EXTH-22. AN IND-ENABLED STUDY USING A NOVEL CHECKPOINT BLOCKADE OF LAIR1 FOR GLIOBLASTOMA THERAPY

Abstract

Abstract BACKGROUND Our research study focuses on the recently discovered immune checkpoint known as Leukocyte-Associated Immunoglobulin-like Receptor 1 (LAIR1), which is found to be overexpressed on tumor-associated myeloid cells (MAMC), including Tumor-associated macrophages (TAM) and Myeloid-derived suppressive cells (MDSC), in GBM and other solid cancers. The overexpression of LAIR1 in gliomas is associated with poor survival, which has prompted investigations into the potential of LAIR1 blockade (aLAIR1) as a therapeutic strategy. In preclinical mouse models, Objective: A) To investigate the mechanism of LAIR1, a new class of immune checkpoint.
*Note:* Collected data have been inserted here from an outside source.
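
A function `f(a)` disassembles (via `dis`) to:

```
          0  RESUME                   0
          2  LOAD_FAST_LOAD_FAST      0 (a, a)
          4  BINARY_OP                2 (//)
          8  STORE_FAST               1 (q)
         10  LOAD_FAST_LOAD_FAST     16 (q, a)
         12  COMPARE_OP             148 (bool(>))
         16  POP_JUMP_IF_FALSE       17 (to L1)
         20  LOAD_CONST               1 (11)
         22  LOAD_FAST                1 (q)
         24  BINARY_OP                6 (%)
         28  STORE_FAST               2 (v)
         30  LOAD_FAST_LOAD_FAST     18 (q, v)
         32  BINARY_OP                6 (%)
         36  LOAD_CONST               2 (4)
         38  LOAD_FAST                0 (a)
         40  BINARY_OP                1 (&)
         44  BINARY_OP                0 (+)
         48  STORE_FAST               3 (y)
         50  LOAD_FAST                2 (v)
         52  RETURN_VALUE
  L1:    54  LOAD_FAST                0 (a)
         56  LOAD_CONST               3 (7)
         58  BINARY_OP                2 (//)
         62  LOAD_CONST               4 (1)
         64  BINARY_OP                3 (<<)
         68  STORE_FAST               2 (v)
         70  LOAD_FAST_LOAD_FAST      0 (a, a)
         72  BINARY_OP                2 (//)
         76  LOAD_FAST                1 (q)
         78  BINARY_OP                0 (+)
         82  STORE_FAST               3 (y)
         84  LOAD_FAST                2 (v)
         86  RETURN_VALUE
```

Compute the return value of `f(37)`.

10

LOAD_FAST_LOAD_FAST a,a → push 37,37. Stack: [37, 37]
BINARY_OP // → 37 // 37 = 1. Stack: [1]
STORE_FAST q → q=1. Stack: []
LOAD_FAST_LOAD_FAST q,a → push 1,37. Stack: [1, 37]
COMPARE_OP bool(>) → 1 vs 37 = False. Stack: [False]
POP_JUMP_IF_FALSE → pop False; jump. Stack: []
LOAD_FAST a → push 37. Stack: [37]
LOAD_CONST → push 7. Stack: [37, 7]
BINARY_OP // → 37 // 7 = 5. Stack: [5]
LOAD_CONST → push 1. Stack: [5, 1]
BINARY_OP << → 5 << 1 = 10. Stack: [10]
STORE_FAST v → v=10. Stack: []
LOAD_FAST_LOAD_FAST a,a → push 37,37. Stack: [37, 37]
BINARY_OP // → 37 // 37 = 1. Stack: [1]
LOAD_FAST q → push 1. Stack: [1, 1]
BINARY_OP + → 1 + 1 = 2. Stack: [2]
STORE_FAST y → y=2. Stack: []
LOAD_FAST v → push 10. Stack: [10]
RETURN_VALUE → return 10.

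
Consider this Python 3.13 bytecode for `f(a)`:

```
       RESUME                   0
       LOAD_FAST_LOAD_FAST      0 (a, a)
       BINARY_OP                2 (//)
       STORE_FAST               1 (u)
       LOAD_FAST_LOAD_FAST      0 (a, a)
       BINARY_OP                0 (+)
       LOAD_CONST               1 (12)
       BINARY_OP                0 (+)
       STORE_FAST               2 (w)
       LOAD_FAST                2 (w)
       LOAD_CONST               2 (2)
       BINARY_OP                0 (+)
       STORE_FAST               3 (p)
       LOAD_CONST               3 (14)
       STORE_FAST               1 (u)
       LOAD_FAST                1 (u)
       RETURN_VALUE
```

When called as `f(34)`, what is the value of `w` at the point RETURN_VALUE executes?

80

LOAD_FAST_LOAD_FAST a,a → push 34,34. Stack: [34, 34]
BINARY_OP // → 34 // 34 = 1. Stack: [1]
STORE_FAST u → u=1. Stack: []
LOAD_FAST_LOAD_FAST a,a → push 34,34. Stack: [34, 34]
BINARY_OP + → 34 + 34 = 68. Stack: [68]
LOAD_CONST → push 12. Stack: [68, 12]
BINARY_OP + → 68 + 12 = 80. Stack: [80]
STORE_FAST w → w=80. Stack: []
LOAD_FAST w → push 80. Stack: [80]
LOAD_CONST → push 2. Stack: [80, 2]
BINARY_OP + → 80 + 2 = 82. Stack: [82]
STORE_FAST p → p=82. Stack: []
LOAD_CONST → push 14. Stack: [14]
STORE_FAST u → u=14. Stack: []
LOAD_FAST u → push 14. Stack: [14]
RETURN_VALUE → return 14.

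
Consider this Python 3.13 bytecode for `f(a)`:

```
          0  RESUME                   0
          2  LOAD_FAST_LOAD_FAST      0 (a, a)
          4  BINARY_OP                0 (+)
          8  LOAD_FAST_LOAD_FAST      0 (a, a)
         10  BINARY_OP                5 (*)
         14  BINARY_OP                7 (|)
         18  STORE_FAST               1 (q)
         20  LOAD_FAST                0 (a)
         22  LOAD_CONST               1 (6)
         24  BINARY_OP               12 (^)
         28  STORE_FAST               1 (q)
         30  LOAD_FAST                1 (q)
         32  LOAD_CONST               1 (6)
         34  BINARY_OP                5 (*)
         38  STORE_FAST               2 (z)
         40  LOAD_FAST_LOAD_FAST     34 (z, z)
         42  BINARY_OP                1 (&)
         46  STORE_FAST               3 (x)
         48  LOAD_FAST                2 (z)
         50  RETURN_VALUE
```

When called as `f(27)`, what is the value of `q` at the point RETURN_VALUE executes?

LOAD_FAST_LOAD_FAST a,a → push 27,27. Stack: [27, 27]
BINARY_OP + → 27 + 27 = 54. Stack: [54]
LOAD_FAST_LOAD_FAST a,a → push 27,27. Stack: [54, 27, 27]
BINARY_OP * → 27 * 27 = 729. Stack: [54, 729]
BINARY_OP | → 54 | 729 = 767. Stack: [767]
STORE_FAST q → q=767. Stack: []
LOAD_FAST a → push 27. Stack: [27]
LOAD_CONST → push 6. Stack: [27, 6]
BINARY_OP ^ → 27 ^ 6 = 29. Stack: [29]
STORE_FAST q → q=29. Stack: []
LOAD_FAST q → push 29. Stack: [29]
LOAD_CONST → push 6. Stack: [29, 6]
BINARY_OP * → 29 * 6 = 174. Stack: [174]
STORE_FAST z → z=174. Stack: []
LOAD_FAST_LOAD_FAST z,z → push 174,174. Stack: [174, 174]
BINARY_OP & → 174 & 174 = 174. Stack: [174]
STORE_FAST x → x=174. Stack: []
LOAD_FAST z → push 174. Stack: [174]
RETURN_VALUE → return 174.

29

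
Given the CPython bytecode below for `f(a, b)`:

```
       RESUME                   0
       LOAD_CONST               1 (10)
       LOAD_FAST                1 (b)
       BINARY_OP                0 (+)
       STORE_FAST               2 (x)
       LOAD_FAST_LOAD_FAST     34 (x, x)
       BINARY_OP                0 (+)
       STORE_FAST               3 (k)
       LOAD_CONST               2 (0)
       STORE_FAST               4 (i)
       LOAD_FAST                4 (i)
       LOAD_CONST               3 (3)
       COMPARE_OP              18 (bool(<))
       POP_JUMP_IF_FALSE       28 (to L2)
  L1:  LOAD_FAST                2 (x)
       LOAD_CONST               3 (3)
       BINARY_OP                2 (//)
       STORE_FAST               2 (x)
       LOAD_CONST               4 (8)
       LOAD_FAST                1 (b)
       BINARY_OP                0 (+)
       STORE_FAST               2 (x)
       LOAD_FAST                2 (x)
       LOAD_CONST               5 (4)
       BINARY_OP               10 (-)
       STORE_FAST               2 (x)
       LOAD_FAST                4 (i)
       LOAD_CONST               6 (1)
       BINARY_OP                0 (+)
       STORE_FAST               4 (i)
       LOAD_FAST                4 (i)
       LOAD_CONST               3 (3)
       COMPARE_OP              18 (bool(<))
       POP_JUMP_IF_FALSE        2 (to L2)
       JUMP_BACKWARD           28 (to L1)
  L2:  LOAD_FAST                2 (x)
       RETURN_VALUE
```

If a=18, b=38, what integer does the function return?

LOAD_CONST → push 10
LOAD_FAST b → push 38
BINARY_OP + → 10 + 38 = 48
STORE_FAST x → x=48
LOAD_FAST_LOAD_FAST x,x → push 48,48
BINARY_OP + → 48 + 48 = 96
STORE_FAST k → k=96
LOAD_CONST → push 0
STORE_FAST i → i=0
LOAD_FAST i → push 0
LOAD_CONST → push 3
COMPARE_OP bool(<) → 0 vs 3 = True
POP_JUMP_IF_FALSE → pop True; no jump
LOAD_FAST x → push 48
LOAD_CONST → push 3
BINARY_OP // → 48 // 3 = 16
STORE_FAST x → x=16
LOAD_CONST → push 8
LOAD_FAST b → push 38
BINARY_OP + → 8 + 38 = 46
STORE_FAST x → x=46
LOAD_FAST x → push 46
LOAD_CONST → push 4
BINARY_OP - → 46 - 4 = 42
STORE_FAST x → x=42
LOAD_FAST i → push 0
LOAD_CONST → push 1
BINARY_OP + → 0 + 1 = 1
STORE_FAST i → i=1
LOAD_FAST i → push 1
LOAD_CONST → push 3
COMPARE_OP bool(<) → 1 vs 3 = True
POP_JUMP_IF_FALSE → pop True; no jump
LOAD_FAST x → push 42
LOAD_CONST → push 3
BINARY_OP // → 42 // 3 = 14
STORE_FAST x → x=14
LOAD_CONST → push 8
LOAD_FAST b → push 38
BINARY_OP + → 8 + 38 = 46
STORE_FAST x → x=46
LOAD_FAST x → push 46
LOAD_CONST → push 4
BINARY_OP - → 46 - 4 = 42
STORE_FAST x → x=42
LOAD_FAST i → push 1
LOAD_CONST → push 1
BINARY_OP + → 1 + 1 = 2
STORE_FAST i → i=2
LOAD_FAST i → push 2
LOAD_CONST → push 3
COMPARE_OP bool(<) → 2 vs 3 = True
POP_JUMP_IF_FALSE → pop True; no jump
LOAD_FAST x → push 42
LOAD_CONST → push 3
BINARY_OP // → 42 // 3 = 14
STORE_FAST x → x=14
LOAD_CONST → push 8
LOAD_FAST b → push 38
BINARY_OP + → 8 + 38 = 46
STORE_FAST x → x=46
LOAD_FAST x → push 46
LOAD_CONST → push 4
BINARY_OP - → 46 - 4 = 42
STORE_FAST x → x=42
LOAD_FAST i → push 2
LOAD_CONST → push 1
BINARY_OP + → 2 + 1 = 3
STORE_FAST i → i=3
LOAD_FAST i → push 3
LOAD_CONST → push 3
COMPARE_OP bool(<) → 3 vs 3 = False
POP_JUMP_IF_FALSE → pop False; jump
LOAD_FAST x → push 42
RETURN_VALUE → return 42.

42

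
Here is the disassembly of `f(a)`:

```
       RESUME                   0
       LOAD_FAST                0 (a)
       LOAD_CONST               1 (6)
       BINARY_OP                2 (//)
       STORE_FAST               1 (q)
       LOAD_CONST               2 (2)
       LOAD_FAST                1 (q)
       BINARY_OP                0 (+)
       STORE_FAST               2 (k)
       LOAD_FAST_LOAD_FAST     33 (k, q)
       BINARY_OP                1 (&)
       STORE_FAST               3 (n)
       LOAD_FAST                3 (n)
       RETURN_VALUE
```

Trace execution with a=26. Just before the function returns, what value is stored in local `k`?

6

LOAD_FAST a → push 26. Stack: [26]
LOAD_CONST → push 6. Stack: [26, 6]
BINARY_OP // → 26 // 6 = 4. Stack: [4]
STORE_FAST q → q=4. Stack: []
LOAD_CONST → push 2. Stack: [2]
LOAD_FAST q → push 4. Stack: [2, 4]
BINARY_OP + → 2 + 4 = 6. Stack: [6]
STORE_FAST k → k=6. Stack: []
LOAD_FAST_LOAD_FAST k,q → push 6,4. Stack: [6, 4]
BINARY_OP & → 6 & 4 = 4. Stack: [4]
STORE_FAST n → n=4. Stack: []
LOAD_FAST n → push 4. Stack: [4]
RETURN_VALUE → return 4.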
B) To develop strategies for blocking LAIR1 signaling as a means of cancer therapeutics, thereby enabling novel mono and combinatorial treatments for GBM. METHODS 1) Conduct coculture experiments using human TAMs and autologous CAR T cells in a 3D microgel bio-printing system, which allows us to recreate TME using patient-derived immune cells and a heterogeneous glioma model. By monitoring this coculture system, we aim to gain insights into the inhibitory effects of TAMs on T cells mediated by LAIR1. 2) Utilize tumor-burden wild-type and LAIR1 knockout mice to compare the intratumoral immune cell infiltration between WT and KO mice. 3) Employ sc-RNA-seq to identify key molecules involved in the TAM-T cell interaction. 4) Perform pathway analysis to identify signaling pathways that are influenced by this interaction. RESULTS aLAIR1 shifted macrophage polarization from M1 to M2 and increased memory CD8+ T cells intratumorally. It reversed MDSC- or M2- macrophage-mediated T-cell suppression, resulting in enhanced antitumor response as a standalone treatment and when used in combination with CAR T cell therapy in PD-1-resistant tumor models. CONCLUSIONS LAIR1 is a newly identified innate immune checkpoint that is highly expressed on TAMC in solid tumors, contributing to tumor progression and drug resistance. Blocking the LAIR1 signaling pathway shows promise as an effective approach for cancer therapy.